During the protein import process, the NLS of import cargo is recognized by its receptor (karyopherin or Kap, or importin) to form a cargo-receptor complex, which docks at the nuclear pore complexes (NPCs) via interaction with nucleoporins (Phe-Gly repeat-containing nucleoporins). Once in the nucleus, the cargo-receptor complex binds to RanGTP, causing the receptor to release its cargo. (Note: RanGDP does not enter the nucleus together with the cargo/import receptor complex. RanGDP is imported by its interacting protein NTF2, which specifically interacts with the FG-repeats and showed up in question 15.)

During the protein export process, RanGTP in the nucleus promotes the export cargo, which contains an NES signal, to bind to the export receptor. Once the export complex moves to the cytoplasmic side of the NPCs, its RanGTP encounters Ran-GAP, which triggers the GTP hydrolysis by Ran.

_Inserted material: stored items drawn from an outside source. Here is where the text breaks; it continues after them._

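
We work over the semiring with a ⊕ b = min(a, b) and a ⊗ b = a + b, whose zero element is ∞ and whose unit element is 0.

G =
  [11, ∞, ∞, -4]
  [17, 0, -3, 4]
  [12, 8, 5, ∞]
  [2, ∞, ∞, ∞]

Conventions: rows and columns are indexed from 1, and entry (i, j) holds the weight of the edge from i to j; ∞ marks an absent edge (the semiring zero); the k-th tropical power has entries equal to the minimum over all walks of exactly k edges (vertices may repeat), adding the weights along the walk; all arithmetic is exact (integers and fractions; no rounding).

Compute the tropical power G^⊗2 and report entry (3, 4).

G^⊗2:
  [-2, ∞, ∞, 7]
  [6, 0, -3, 4]
  [17, 8, 5, 8]
  [13, ∞, ∞, -2]
Key observation: the optimum is the walk 3->1->4, with weight 12 + (-4) = 8.
Optimal value attained by: walk 3->1->4.
Answer: (G^⊗2)[3][4] = 8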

As a result, the export receptor releases both its cargo and RanGDP in the cytosol.

(B) In the selective phase model, authors proposed that NPCs function as a permeability barrier for inert molecules and become selectively permeable for nuclear transport receptors and receptor-cargo complexes for both import and export. The hydrophobic Phe-rich clusters (or Phe-Gly or FG repeats) of nuclear pore proteins (nucleoporins) mutually attract to form a meshwork like permeability barrier within the central channel of the NPC. The meshwork restricts the flow of inert molecules. The molecules that are able to interact with the FG repeats could locally compete the mutual attraction between the repeats and selectively partition into meshwork to cross this permeability barrier at a high rate (facilitated translocation).

The rate of facilitated translocation through the NPCs is slower than diffusion rate through a hypothetical plugless NPC, indicating that NPCs have some kind of plug. In this model, the plug is the meshwork built by Phe-rich repeats of nucleoporins. NTF2 and GFP are of similar size (MW and radius), but NTF2 passes through NPCs over 120 times faster than GFP, suggesting the NPCs restrict some molecules (inert molecules including GFP and BSA) more than others, which can interact with the meshwork, such as transportin, NTF2 and NTF2 W7R. The NPCs allow small molecules to diffuse through. Molecules larger than 60 kDa, such as BSA, are difficult to pass by diffusion. The smaller the inert molecules, the faster the diffusion rate (e.g. GFP vs. BSA).